Aku telah membulatkan semuanya. Aku akan melakukan apa yang sejak dulu hendak aku lakukan. Akupun melangkah menuju meja makan yang terletak di tengah ruangan. Disana bersinggasana sebilah pisau buah yang terlihat begitu mengoda kepadaku. Aku segera meraihnya dan sudah tak sabar hendak menjamah ketajamannya. Setelah pisau itu telah beralih ketanganku aku segera kembali kedalam ruangan yang akan menjadi saksi ini semua.
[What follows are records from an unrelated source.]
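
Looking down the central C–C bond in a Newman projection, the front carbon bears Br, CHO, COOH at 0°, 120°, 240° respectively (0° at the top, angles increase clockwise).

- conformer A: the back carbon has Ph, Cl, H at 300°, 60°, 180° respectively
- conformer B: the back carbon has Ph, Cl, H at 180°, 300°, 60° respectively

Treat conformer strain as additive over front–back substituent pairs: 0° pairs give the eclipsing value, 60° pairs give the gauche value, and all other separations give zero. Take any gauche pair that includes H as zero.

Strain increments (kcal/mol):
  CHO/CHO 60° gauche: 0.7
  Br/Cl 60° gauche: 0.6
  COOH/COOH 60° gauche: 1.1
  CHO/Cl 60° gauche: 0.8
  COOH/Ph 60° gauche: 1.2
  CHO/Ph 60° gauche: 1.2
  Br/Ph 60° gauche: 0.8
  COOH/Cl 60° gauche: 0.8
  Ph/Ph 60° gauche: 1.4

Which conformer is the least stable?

A (staggered): Br(0°)/Ph(300°) gauche 0.8; Br(0°)/Cl(60°) gauche 0.6; CHO(120°)/Cl(60°) gauche 0.8; COOH(240°)/Ph(300°) gauche 1.2 → 3.4 kcal/mol.
B (staggered): Br(0°)/Cl(300°) gauche 0.6; CHO(120°)/Ph(180°) gauche 1.2; COOH(240°)/Ph(180°) gauche 1.2; COOH(240°)/Cl(300°) gauche 0.8 → 3.8 kcal/mol.
B has the highest total (3.8 kcal/mol).

B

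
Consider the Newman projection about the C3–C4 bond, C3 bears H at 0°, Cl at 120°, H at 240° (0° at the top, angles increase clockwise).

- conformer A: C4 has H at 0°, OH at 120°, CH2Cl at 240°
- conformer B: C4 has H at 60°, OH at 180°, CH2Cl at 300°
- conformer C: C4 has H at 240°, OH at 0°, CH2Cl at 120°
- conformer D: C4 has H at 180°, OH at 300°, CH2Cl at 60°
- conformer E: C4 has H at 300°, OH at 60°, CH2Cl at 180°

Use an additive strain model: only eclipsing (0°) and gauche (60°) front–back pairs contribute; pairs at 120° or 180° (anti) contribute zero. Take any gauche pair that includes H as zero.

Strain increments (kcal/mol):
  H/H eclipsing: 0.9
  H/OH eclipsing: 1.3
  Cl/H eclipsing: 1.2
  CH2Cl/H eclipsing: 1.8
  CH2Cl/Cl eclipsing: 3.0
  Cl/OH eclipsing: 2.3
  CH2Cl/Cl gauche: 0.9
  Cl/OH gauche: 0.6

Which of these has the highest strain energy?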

Dari luar masih terdengar suara makian yang makin memantapkan apa yang hendak aku raih.

“ Pa,, apa yang papa inginkan akan terkabulkan .. semoga apa yang akan aku lakukan ini akan membuat papa dan mama bahagia”

Setelah kata itu terucap dari bibirku , ketajaman pisau yang berada ditanganku pun langsung menjamah nadi-nadiku. Seketika itu juga tersembur cairan kehidupanku dihadapan kedua wajah orang tuaku. Mamaku terpekik dan menjerit menyaksikan semuanya. Papaku membeku dan terlihat seperti kehilangan ekspresi untuk mewakili apa yang telah ku lakukan ini. Darah panas itu pun terus mengalir dari nadiku memenuhi lantai yang sejak tadi dingin. Dan semuanya telah terjadi dan takkan dapat kembali.

“ aku kan pergi untuk menyampaikan kepada tuhanku bahwa aku ini adalah hasil cinta sejati kalian. Walaupun cinta itu kini telah sirna.,, tapi dia pernah ada dan mampu menciptkanku disini. Aku sekarang harus pergi karena cinta itu juga telah pergi.. biarkan aku menyusulnya dan hidup bersamanya untuk menjaga cinta sejati kalian dulu. Mama..papa maafkan aku harus lakukan ini”

seketika itu juga mataku terpejam dan tak mampu lagi terbuka. Aku tidak tahu apa lagi yang terjadi. Yang aku tahu hidupku telah berakhir bersama cinta sejati kedua orang tuaku. Dan cinta orang tuaku itu tercipta untuk aku bawa mati bersama jiwa ku yang telah tenang.